I firmly believe that in 2025, internal teams should not be spending time sending hundreds of emails to asset managers looking for documents. Technology has alleviated the need for this manual process—or at least it soon will. Third-party technology providers like my firm, Broadridge, are building digital document “supply chains” in which they source documents from asset managers and make them available to variable annuity providers with a single click.
A similar evolution is playing out in web hosting. Roughly 40% of providers taking part in a recent poll by the Insured Retirement Institute still use internal teams and resources to host documents on the web. Web hosting doesn’t seem like a very complicated or demanding task, until you dig a little deeper into the process, which turns out to be far more than just taking a document and putting it up online. Web hosting entails establishing and maintaining links, ensuring compliance, and updating prospectus supplements— many of which are filed after 5:30pm. Providers are now also tasked with ensuring ADA compliance.
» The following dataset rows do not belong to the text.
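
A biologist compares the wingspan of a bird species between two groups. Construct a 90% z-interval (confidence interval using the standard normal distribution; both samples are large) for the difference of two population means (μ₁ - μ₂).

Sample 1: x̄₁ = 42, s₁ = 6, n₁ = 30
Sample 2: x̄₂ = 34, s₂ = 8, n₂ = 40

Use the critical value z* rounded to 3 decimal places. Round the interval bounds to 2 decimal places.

Both samples are large (n₁ = 30 ≥ 30, n₂ = 40 ≥ 30), so a z-interval for the difference of means applies.

Point estimate: x̄₁ - x̄₂ = 42 - 34 = 8

Standard error: SE = √(s₁²/n₁ + s₂²/n₂)
= √(6²/30 + 8²/40)
= √(1.200000 + 1.600000)
= 1.673320

For 90% confidence, z* = 1.645 (from standard normal table)
Margin of error: E = z* × SE = 1.645 × 1.673320 = 2.7526

Z-interval: (x̄₁ - x̄₂) ± E = 8 ± 2.7526 = (5.2474, 10.7526)

Rounded to 2 decimal places:

(5.25, 10.75)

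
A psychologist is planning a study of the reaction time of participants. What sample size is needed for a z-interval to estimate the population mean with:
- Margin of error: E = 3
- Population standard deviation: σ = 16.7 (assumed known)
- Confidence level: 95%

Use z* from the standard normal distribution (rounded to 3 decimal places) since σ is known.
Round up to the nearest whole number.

Using z* since population σ is known (z-interval formula).

For 95% confidence, z* = 1.96 (from standard normal table)

Sample size formula for z-interval: n = (z*σ/E)²

n = (1.96 × 16.7 / 3)²
  = (10.910667)²
  = 119.0426

Round up to the nearest whole number: n = 120

120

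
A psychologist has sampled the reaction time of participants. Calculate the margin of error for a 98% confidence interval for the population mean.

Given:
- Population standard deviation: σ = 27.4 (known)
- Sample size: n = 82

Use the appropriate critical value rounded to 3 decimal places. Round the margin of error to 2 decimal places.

The population standard deviation σ is known, so use the z-interval margin of error formula.

For 98% confidence, z* = 2.326 (from standard normal table)

Margin of error formula for z-interval: E = z* × σ/√n

E = 2.326 × 27.4/√82
  = 2.326 × 3.025824
  = 7.0381

Rounded to 2 decimal places:

7.04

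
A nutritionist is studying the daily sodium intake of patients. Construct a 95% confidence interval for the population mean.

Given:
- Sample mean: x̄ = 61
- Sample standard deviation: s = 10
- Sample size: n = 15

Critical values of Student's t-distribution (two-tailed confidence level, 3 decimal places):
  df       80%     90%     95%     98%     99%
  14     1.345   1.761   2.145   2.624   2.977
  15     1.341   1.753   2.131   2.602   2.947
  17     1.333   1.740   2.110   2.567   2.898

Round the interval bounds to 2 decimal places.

The population standard deviation σ is unknown (only the sample standard deviation s is given), so use a t-interval with df = n - 1 = 15 - 1 = 14.

For 95% confidence with df = 14, t* = 2.145 (from t-table)

Standard error: SE = s/√n = 10/√15 = 2.581989

Margin of error: E = t* × SE = 2.145 × 2.581989 = 5.5384

T-interval: x̄ ± E = 61 ± 5.5384 = (55.4616, 66.5384)

Rounded to 2 decimal places:

(55.46, 66.54)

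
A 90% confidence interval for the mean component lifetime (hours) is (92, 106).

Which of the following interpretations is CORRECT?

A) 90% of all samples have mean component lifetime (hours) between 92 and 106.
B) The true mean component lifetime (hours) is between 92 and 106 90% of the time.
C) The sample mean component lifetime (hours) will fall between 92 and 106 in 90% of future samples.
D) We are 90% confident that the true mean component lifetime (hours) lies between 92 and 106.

A confidence interval represents our confidence in the procedure, not a probability statement about the parameter.

Key concept: If we repeated this sampling process many times and computed a 90% CI each time, about 90% of those intervals would contain the true population parameter.

For this specific interval (92, 106):
- Midpoint (point estimate): 99
- Margin of error: 7

The correct interpretation is the one stating confidence that the true parameter lies in the interval — option D.

D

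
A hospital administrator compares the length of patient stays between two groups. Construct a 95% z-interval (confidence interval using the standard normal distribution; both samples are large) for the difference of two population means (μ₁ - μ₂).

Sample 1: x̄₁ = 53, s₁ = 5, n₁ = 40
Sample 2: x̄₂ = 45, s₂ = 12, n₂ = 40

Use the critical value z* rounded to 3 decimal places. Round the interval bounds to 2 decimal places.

Both samples are large (n₁ = 40 ≥ 30, n₂ = 40 ≥ 30), so a z-interval for the difference of means applies.

Point estimate: x̄₁ - x̄₂ = 53 - 45 = 8

Standard error: SE = √(s₁²/n₁ + s₂²/n₂)
= √(5²/40 + 12²/40)
= √(0.625000 + 3.600000)
= 2.055480

For 95% confidence, z* = 1.96 (from standard normal table)
Margin of error: E = z* × SE = 1.96 × 2.055480 = 4.0287

Z-interval: (x̄₁ - x̄₂) ± E = 8 ± 4.0287 = (3.9713, 12.0287)

Rounded to 2 decimal places:

(3.97, 12.03)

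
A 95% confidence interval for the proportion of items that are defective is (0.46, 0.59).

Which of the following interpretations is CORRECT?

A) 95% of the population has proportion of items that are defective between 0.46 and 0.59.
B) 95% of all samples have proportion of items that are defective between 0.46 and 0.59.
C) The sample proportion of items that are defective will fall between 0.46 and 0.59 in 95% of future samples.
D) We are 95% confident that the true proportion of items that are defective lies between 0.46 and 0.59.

A confidence interval represents our confidence in the procedure, not a probability statement about the parameter.

Key concept: If we repeated this sampling process many times and computed a 95% CI each time, about 95% of those intervals would contain the true population parameter.

For this specific interval (0.46, 0.59):
- Midpoint (point estimate): 0.525
- Margin of error: 0.065

The correct interpretation is the one stating confidence that the true parameter lies in the interval — option D.

D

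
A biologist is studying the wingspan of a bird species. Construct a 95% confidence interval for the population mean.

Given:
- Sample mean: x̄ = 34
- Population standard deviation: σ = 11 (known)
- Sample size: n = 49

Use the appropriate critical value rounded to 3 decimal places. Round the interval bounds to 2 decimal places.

The population standard deviation σ is known, so use a z-interval (standard normal critical value).

For 95% confidence, z* = 1.96 (from standard normal table)

Standard error: SE = σ/√n = 11/√49 = 1.571429

Margin of error: E = z* × SE = 1.96 × 1.571429 = 3.0800

Z-interval: x̄ ± E = 34 ± 3.0800 = (30.9200, 37.0800)

Rounded to 2 decimal places:

(30.92, 37.08)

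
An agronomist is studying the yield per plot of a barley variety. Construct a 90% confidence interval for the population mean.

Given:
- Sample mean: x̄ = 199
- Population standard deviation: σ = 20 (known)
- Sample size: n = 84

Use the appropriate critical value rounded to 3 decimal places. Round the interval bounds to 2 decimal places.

The population standard deviation σ is known, so use a z-interval (standard normal critical value).

For 90% confidence, z* = 1.645 (from standard normal table)

Standard error: SE = σ/√n = 20/√84 = 2.182179

Margin of error: E = z* × SE = 1.645 × 2.182179 = 3.5897

Z-interval: x̄ ± E = 199 ± 3.5897 = (195.4103, 202.5897)

Rounded to 2 decimal places:

(195.41, 202.59)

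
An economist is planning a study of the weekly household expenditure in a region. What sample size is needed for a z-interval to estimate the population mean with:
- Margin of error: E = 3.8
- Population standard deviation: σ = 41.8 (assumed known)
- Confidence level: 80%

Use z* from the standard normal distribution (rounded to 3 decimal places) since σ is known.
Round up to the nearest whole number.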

As in document sourcing, providers looking to modernize their regulatory communications function should be outsourcing Web hosting to external partners with sophisticated digital solutions that can handle this task at scale, freeing up internal staff for higher-value activities.
Policyholder Communications
Up to 40% of variable annuity and life providers are unsatisfied with the process or solution they use for electronic communications to policy holders, according to another IRI poll. That’s a major problem for providers, because e-delivery becomes more complex and important every day.
Many providers are caught in a state of what I’ve dubbed “consent chaos,” in which existing e-delivery processes struggle to keep up with changes in policyholder preferred communications channels. Preference management is only one of the challenges facing providers. Modern e-delivery systems must also be equipped to track metrics like open rates, click rates and ROI on e-delivery, and to constantly maintain a compliance overlay that accounts for mail failures and other issues.
E-delivery will soon become the default for policyholder communications. For providers lacking the right e-delivery solution, it makes sense to upgrade now, before they are charged with informing policyholders about this historic shift and carefully walking policyholders through the final transition to digital delivery.
Technology Infrastructure and Integration
One through line connects all the issues discussed here so far: increasing complexity. New regulations and technology innovation are increasing demands on providers and accelerating workflows. Keeping up with these changes requires a change in mindset. Rather than thinking about tasks like document sourcing and e-delivery in isolation, providers will need to take a more strategic approach and deploy centralized, integrated platforms that enable them to execute across the entire regulatory communications workflow efficiently and at scale.
These platforms will not necessarily reside inside provider organizations. To the contrary, many providers will find it easier, faster and more cost effective to partner with an external provider. Broadridge and other technology firms are developing end-to-end solutions that enable variable annuity and life providers to outsource some of the most complex and challenging aspects of regulatory communications function. These solutions are highly integrated, a factor that is becoming increasingly important in the artificial intelligence era. Emerging capabilities in “document intelligence” and other areas are automating and bringing economies of scale to critical tasks across document composition, web hosting, distribution and compliance.
As these third-party solutions get more powerful and easier to integrate, forming external partnerships will become a cheat-code for variable annuity and life providers working to modernize regulatory communications.